Many countries, including Sri Lanka, started practicing mobility restrictions from March of last year. As a result, along with the slowdown in global merchandise production, trade volume also contracted from the second quarter of 2020. However, the World Trade Organization (WTO) estimates that the trade contraction achieved in 2020 was only 5.3%, unlike April. 2020 forecast of a sharp contraction from 13% to 32%.
Meanwhile, countries have used trade policy to ensure essential food, medicines and medical supplies are available nationally. In addition, countries like Sri Lanka have used trade policy tools to contain imports in order to ease pressures on the national currency.
This article discusses global and Sri Lankan trade during this pandemic, the impact of the pandemic and trade policy on Sri Lanka’s food trade and imports, and policy options for sustained growth in trade and commerce. national food security.
Global trade recovered faster than expected
The contraction in world trade induced by Covid-19 has renewed the dialogue on a world order in the process of de-globalization. However, new data and estimates show that world trade has rebounded to the level of the beginning of 2019. The trade volume returned to the average levels of 2017-2019 in the beginning of 2021 after a sharp drop in May-2020.
A notable drop in exports induced by the pandemic is visible around May-June 2020. Declining demand and government import restrictions may have caused the contraction in imports. Monthly trade data released by the Central Bank of Sri Lanka also illustrates similar trade patterns (see figure).

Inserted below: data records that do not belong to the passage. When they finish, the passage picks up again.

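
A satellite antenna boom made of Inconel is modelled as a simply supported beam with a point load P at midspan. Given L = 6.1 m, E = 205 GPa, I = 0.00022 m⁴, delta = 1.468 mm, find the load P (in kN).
Model: a simply supported beam with a point load P at midspan, so delta = (P·L^3) / (48·E·I).
Solve for P: P = (48·delta·E·I) / L^3.
Convert to SI units:
  E = 205 GPa = 2.05 × 10¹¹ Pa
  delta = 1.468 mm = 0.001468 m
Substitute:
  P = (48 × 0.001468 × (2.05 × 10¹¹) × 0.00022) / 6.1^3
  P = 14000 N
Convert: P = 14000 N = 14 kN
Final answer: P = 14 kN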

Sri Lanka’s commercial sector
A basic analysis of the export trend shows that Sri Lanka has not yet fully recovered to the 2016-2018 trend level. Critical sectors such as textiles and tea exports are still below pre-pandemic levels. Some sectors faced subsequent drops after the sharp drop around May 2020. The reason should be the effect of different waves of Covid-19 on global demand and domestic supply of goods. However, the resumption of textile and agricultural exports, braving the pandemic, is reassuring, and the credit goes to management and the workforce. As these sectors are the engine of Sri Lanka’s exports, accelerating the vaccination of the workforce is imperative to ensure sustained trade growth. With the rise of the third wave of Covid-19 in the country, the importance of rapid vaccine deployment cannot be overstated.
Analysis of import patterns shows that imports are contained below the pre-pandemic level. Imports of vehicles and non-food consumer goods experience larger contractions, implying the effect of import controls. Although these categories can be classified as non-essential goods, the effect of import controls extends to essential intermediate goods. Intermediate non-fuel goods and capital goods recovered slowly. The resumption of these imports at the start of the year is promising, but trade policy should favor continued growth.
Import controls and food security
World food prices are on the rise although production prospects are encouraging. In Sri Lanka, too, food inflation is on the rise. However, Sri Lanka continues to impose restrictions on the importation of food products. Although the trade value of food and beverages shows that imports have returned to pre-pandemic levels, trade volume data for the top ten imported food products show a downward trend. Imports of food products such as onions, sugar, canned fish and dried fish are lower than the 2017/19 averages. Special commodity levies are periodically imposed on food products. In addition, basic credit requirements are believed to delay outflows of foreign currency, although trade volume data shows that the credit base has not significantly affected trade volume.
The proposed ban on chemical fertilizers must be seen in the context of these restrictive trade policies. Economists predict a significant drop in rice production if the proposed ban on chemical fertilizers forces farmers to use only organic fertilizers. Therefore, a drastic food shortage can only be avoided through imports.
The path to follow
Contrary to the expectations of critics of globalization, world trade is recovering. Sri Lanka’s imports and exports are also increasing. However, the slow recovery in imports of intermediate goods other than fuels, capital goods and the phasing out of essential food imports require the attention of policymakers.
The rapid recovery of exports to pre-pandemic levels and continued growth from this point require integration into the global market. Current import controls are hostile to such integration. While the exchange rate crisis is a valid concern from a policymaker’s perspective, the short-term remedies should not be worse than the problem. Upstream and downstream participation in global value chains will ease pressure on the national currency in the long run. In the context of national food security, the government will need to reassess existing import controls for two reasons. First, the third wave of Covid-19 can result in a substantial loss of income for workers in the informal sector, reducing their purchasing power. Food inflation can push them below the poverty line. Second, ambitious green agriculture policies can create a national food shortage if imports do not compensate for production losses in the meantime.
The author is a research economist at the Institute for Policy Studies of Sri Lanka.